Potential of Carbon Dioxide Biosequestration of Saline-Sodic Soils during Amelioration under Rice-Wheat Land Use.
Ali, M.K., Ahmad, W., Malhi, S.S., Atta, B.M., Ghafoor, A., and Zia, M.H. (2013). "Potential of Carbon Dioxide Biosequestration of Saline-Sodic Soils during Amelioration under Rice-Wheat Land Use.", Communications in Soil Science and Plant Analysis, 44(17), pp. 2625-2635. doi : 10.1080/00103624.2013.811522 Access to full text
Potential for carbon dioxide (CO2) biosequestration was determined during the reclamation of highly saline–sodic soils (Aridisols) after rice (2003) and wheat (2003–2004) crops at two sites in District Faisalabad, Pakistan. Two treatments were assessed: T1, tube-well brackish water only; and T2, soil-applied gypsum at 25% soil gypsum requirement + tube-well brackish water. The irrigation water used at both sites had different levels of salinity (EC 3.9–4.5 dS m−1), sodicity (SAR 21.7–28.8), and residual sodium carbonate (14.9 mmolc L−1). Composite soil samples were collected from soil depths of 0–15 and 15–30 cm at presowing and postharvest stages and analyzed for pH, ECe, and sodium adsorption ratio (SAR).

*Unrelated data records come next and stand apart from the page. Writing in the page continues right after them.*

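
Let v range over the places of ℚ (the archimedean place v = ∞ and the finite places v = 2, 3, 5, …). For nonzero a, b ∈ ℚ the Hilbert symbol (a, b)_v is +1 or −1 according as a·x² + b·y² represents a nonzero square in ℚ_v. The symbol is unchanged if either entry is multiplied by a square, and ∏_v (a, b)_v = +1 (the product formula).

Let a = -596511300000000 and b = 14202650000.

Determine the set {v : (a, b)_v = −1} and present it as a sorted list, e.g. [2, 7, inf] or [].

[3, 5, 7, 11, 17, 31]

(a, b) ≡ (-121737, 28985) mod (ℚ^×)²; places V = {2, 3, 5, 7, 11, 17, 31, ∞}.
(a,b)_11: α=1, u≡6; β=1, v≡8 (mod 11); (6|11)=-1, (8|11)=-1; sign (−1)^1·-1^1·-1^1 = -1.
(a,b)_17: α=1, u≡9; β=1, v≡11 (mod 17); (9|17)=+1, (11|17)=-1; sign (−1)^0·+1^1·-1^1 = -1.
(a,b)_∞: sgn(-121737)=−, sgn(28985)=+, so +1.
(a,b)_5: α=8, u≡2; β=5, v≡3 (mod 5); (2|5)=-1, (3|5)=-1; sign (−1)^0·-1^5·-1^8 = -1.
(a,b)_7: α=3, u≡1; β=2, v≡6 (mod 7); (1|7)=+1, (6|7)=-1; sign (−1)^0·+1^2·-1^3 = -1.
(a,b)_2: α=8, β=4; u≡7, v≡1 (mod 8); ε(u)ε(v)=1·0, αω(v)=8·0, βω(u)=4·0; sum ≡ 0  ⇒  +1.
(a,b)_3: α=1, u≡2; β=0, v≡2 (mod 3); (2|3)=-1, (2|3)=-1; sign (−1)^0·-1^0·-1^1 = -1.
(a,b)_31: α=1, u≡9; β=1, v≡8 (mod 31); (9|31)=+1, (8|31)=+1; sign (−1)^1·+1^1·+1^1 = -1.
|Ram(-121737, 28985)| = 6, even; anisotropic at {3, 5, 7, 11, 17, 31}.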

After rice harvest, there was no significant effect of gypsum application on ECe, pH, and SAR at both sites, except pH at 0–15 cm depth decreased significantly with gypsum at site 1. After wheat harvest, ECe, pH, and SAR decreased significantly with gypsum at site 1, whereas the effect of gypsum on these parameters was not significant at site 2. Compared to initial soil, ECe and SAR in soil decreased considerably after rice or wheat cultivation, particularly at site 1, whereas pH increased slightly due to cultivation of these crops. For rice, the total CO2 sequestration was significantly increased with gypsum application at both sites and ranged from 1499 to 2801 kg ha−1. The total sequestration of CO2 was also significantly increased with gypsum application in wheat at both sites and ranged from 2230 to 3646 kg ha−1. The amounts of CO2 sequestered by crops due to gypsum application were related to seed and straw yield responses of rice and wheat to gypsum, which were greater at site 1 than site 2. Also, the yield response to applied gypsum was greater for rice than wheat at site 1, whereas the opposite was true at site 2. Overall, the combined application of gypsum with brackish water reduced soil ECe and SAR compared to brackish water alone, particularly at site 1. Our findings also suggest that the reclamation strategies should be site specific, depending on soil type and quality of brackish water used for irrigation of crops. In conclusion, the use of gypsum is recommended on brackish water–irrigated salt-prone soils to improve their quality, and for enhancing C biosequestration and crop production for efficient resource management.